Réponse de Transports Canada aux recommandations A06-08, A06-09 et A06-10:

En référence à la recommandation A06-09, au cours des années, on a apporté de nombreuses modifications aux dispositions du chapitre 523 (FAR 23) du Manuel de navigabilité (MN) afin d’atteindre l’objectif susmentionné et, dans les faits, ces modifications traitent peut-être déjà de certains éléments de la présente recommandation. De nombreux aéronefs mentionnés dans le rapport du BST ont été certifiés en vertu de normes de conception datant des années 1960 ou avant. Ces appareils n'ayant pas dû être soumis aux normes révisées, cela signifie que les avantages de ces modifications ne sembleront pas nécessairement évidents dans les données utilisées par le BST, compte tenu de la date à laquelle bon nombre des avions touchés ont été certifiés.

En référence à la recommandation A06-10, Transports Canada n'est pas au courant d'une demande de l'industrie portant sur l’approbation de tels procédés techniques en vue de leur montage en rattrapage sur les aéronefs de production. Tout porte à croire que des procédés techniques de ce genre pouvant être appliqués aux aéronefs en sont encore largement aux étapes de la recherche et du développement et vont exiger d'autres travaux de développement et d'autres essais avant de pouvoir être utilisés (certifiés) dans une vaste gamme d'aéronefs. Les fonctionnaires du Ministère ne peuvent effectuer une évaluation des risques valable, ni rendre obligatoire une exigence post-certification, tant qu'il n'aura pas été établi que les procédés techniques pertinents sont disponibles, viables et nécessaires. Avant d’entreprendre une telle démarche, il faudrait d’abord déterminer clairement à l’aide d’une étude s’il serait avantageux de procéder de la sorte. Il faudrait aussi déterminer la technologie et la certifier, et effectuer l’évaluation de la conception de centaines d’aéronefs.
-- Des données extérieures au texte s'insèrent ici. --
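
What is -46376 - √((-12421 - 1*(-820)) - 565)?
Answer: -46376 - I*√12166 ≈ -46376.0 - 110.3*I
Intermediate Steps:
-46376 - √((-12421 - 1*(-820)) - 565) = -46376 - √((-12421 + 820) - 565) = -46376 - √(-11601 - 565) = -46376 - √(-12166) = -46376 - I*√12166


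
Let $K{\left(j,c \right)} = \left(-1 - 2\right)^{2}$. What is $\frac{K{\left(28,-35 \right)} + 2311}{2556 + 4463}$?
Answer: $\frac{2320}{7019} \approx 0.33053$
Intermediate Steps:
$K{\left(j,c \right)} = 9$ ($K{\left(j,c \right)} = \left(-3\right)^{2} = 9$)
$\frac{K{\left(28,-35 \right)} + 2311}{2556 + 4463} = \frac{9 + 2311}{2556 + 4463} = \frac{2320}{7019}$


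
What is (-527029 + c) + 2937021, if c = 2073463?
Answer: 4483455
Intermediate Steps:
(-527029 + c) + 2937021 = (-527029 + 2073463) + 2937021 = 1546434 + 2937021 = 4483455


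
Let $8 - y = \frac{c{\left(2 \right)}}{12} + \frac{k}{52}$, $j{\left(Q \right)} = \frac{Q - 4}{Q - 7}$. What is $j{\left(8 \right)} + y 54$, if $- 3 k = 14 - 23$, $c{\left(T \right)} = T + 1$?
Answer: $\frac{5452}{13} \approx 419.38$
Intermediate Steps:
$c{\left(T \right)} = 1 + T$
$j{\left(Q \right)} = \frac{-4 + Q}{-7 + Q}$
$k = 3$ ($k = - \frac{14 - 23}{3} = \left(- \frac{1}{3}\right) \left(-9\right) = 3$)
$y = \frac{100}{13}$ ($y = 8 - \left(\frac{1 + 2}{12} + \frac{3}{52}\right) = 8 - \left(3 \cdot \frac{1}{12} + 3 \cdot \frac{1}{52}\right) = 8 - \left(\frac{1}{4} + \frac{3}{52}\right) = 8 - \frac{4}{13} = \frac{100}{13} \approx 7.6923$)
$j{\left(8 \right)} + y 54 = \frac{-4 + 8}{-7 + 8} + \frac{100}{13} \cdot 54 = 1^{-1} \cdot 4 + \frac{5400}{13} = 1 \cdot 4 + \frac{5400}{13} = 4 + \frac{5400}{13} = \frac{5452}{13}$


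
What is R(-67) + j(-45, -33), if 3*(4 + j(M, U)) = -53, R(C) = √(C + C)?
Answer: -65/3 + I*√134 ≈ -21.667 + 11.576*I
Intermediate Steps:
R(C) = √2*√C (R(C) = √(2*C) = √2*√C)
j(M, U) = -65/3 (j(M, U) = -4 + (⅓)*(-53) = -4 - 53/3 = -65/3)
R(-67) + j(-45, -33) = √2*√(-67) - 65/3 = √2*(I*√67) - 65/3 = I*√134 - 65/3 = -65/3 + I*√134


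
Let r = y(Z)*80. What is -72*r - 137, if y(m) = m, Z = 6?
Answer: -34697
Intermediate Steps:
r = 480 (r = 6*80 = 480)
-72*r - 137 = -72*480 - 137 = -34560 - 137 = -34697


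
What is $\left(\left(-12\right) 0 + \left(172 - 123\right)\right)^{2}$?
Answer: $2401$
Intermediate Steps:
$\left(\left(-12\right) 0 + \left(172 - 123\right)\right)^{2} = \left(0 + 49\right)^{2} = 49^{2} = 2401$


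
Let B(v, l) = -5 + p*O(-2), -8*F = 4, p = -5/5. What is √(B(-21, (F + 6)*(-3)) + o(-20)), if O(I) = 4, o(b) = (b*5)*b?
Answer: √1991 ≈ 44.621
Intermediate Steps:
p = -1 (p = -5*⅕ = -1)
o(b) = 5*b² (o(b) = (5*b)*b = 5*b²)
F = -½ (F = -⅛*4 = -½ ≈ -0.50000)
B(v, l) = -9 (B(v, l) = -5 - 1*4 = -5 - 4 = -9)
√(B(-21, (F + 6)*(-3)) + o(-20)) = √(-9 + 5*(-20)²) = √(-9 + 5*400) = √(-9 + 2000) = √1991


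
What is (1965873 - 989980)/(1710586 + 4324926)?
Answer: 975893/6035512 ≈ 0.16169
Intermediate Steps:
(1965873 - 989980)/(1710586 + 4324926) = 975893/6035512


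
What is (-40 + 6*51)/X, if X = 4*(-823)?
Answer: -133/1646 ≈ -0.080802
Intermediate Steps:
X = -3292
(-40 + 6*51)/X = (-40 + 6*51)/(-3292) = (-40 + 306)*(-1/3292) = 266*(-1/3292) = -133/1646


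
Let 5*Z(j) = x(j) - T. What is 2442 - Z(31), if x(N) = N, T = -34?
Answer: 2429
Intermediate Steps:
Z(j) = 34/5 + j/5 (Z(j) = (j - 1*(-34))/5 = (j + 34)/5 = (34 + j)/5 = 34/5 + j/5)
2442 - Z(31) = 2442 - (34/5 + (⅕)*31) = 2442 - (34/5 + 31/5) = 2442 - 1*13 = 2442 - 13 = 2429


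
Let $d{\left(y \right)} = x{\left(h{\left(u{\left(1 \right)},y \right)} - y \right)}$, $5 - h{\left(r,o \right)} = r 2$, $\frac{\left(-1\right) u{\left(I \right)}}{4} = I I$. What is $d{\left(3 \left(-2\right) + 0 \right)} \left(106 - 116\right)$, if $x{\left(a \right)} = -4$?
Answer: $40$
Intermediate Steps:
$u{\left(I \right)} = - 4 I^{2}$ ($u{\left(I \right)} = - 4 I I = - 4 I^{2}$)
$h{\left(r,o \right)} = 5 - 2 r$ ($h{\left(r,o \right)} = 5 - r 2 = 5 - 2 r$)
$d{\left(y \right)} = -4$
$d{\left(3 \left(-2\right) + 0 \right)} \left(106 - 116\right) = - 4 \left(106 - 116\right) = \left(-4\right) \left(-10\right) = 40$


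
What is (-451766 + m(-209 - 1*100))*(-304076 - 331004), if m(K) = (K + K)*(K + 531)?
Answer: 374037986960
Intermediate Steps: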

La très grande majorité des petits aéronefs immatriculés au Canada sont de conception étrangère, ce qui veut dire que ce sont avant tout les autorités de la navigabilité de l'aviation civile des pays concernés qui disposent du savoir-faire pour mettre en œuvre des modifications touchant ces aéronefs. Compte tenu de l'impact international qu'auront ces recommandations, il va falloir que Transports Canada demande la participation d’autres agences chargées de la navigabilité, comme l’Agence européenne de la sécurité aérienne et la Fédéral Aviation Administration des États-Unis.

Transports Canada est d'accord avec l’objectif du BST visant à réduire le nombre de décès et de blessures graves résultant de l'incendie après impact d'aéronefs de l’aviation générale cependant, la mise en œuvre complète de ces recommandations nécessiterait un immense effort au niveau des ressources que le Ministère n’est présentement pas en mesure d’engager.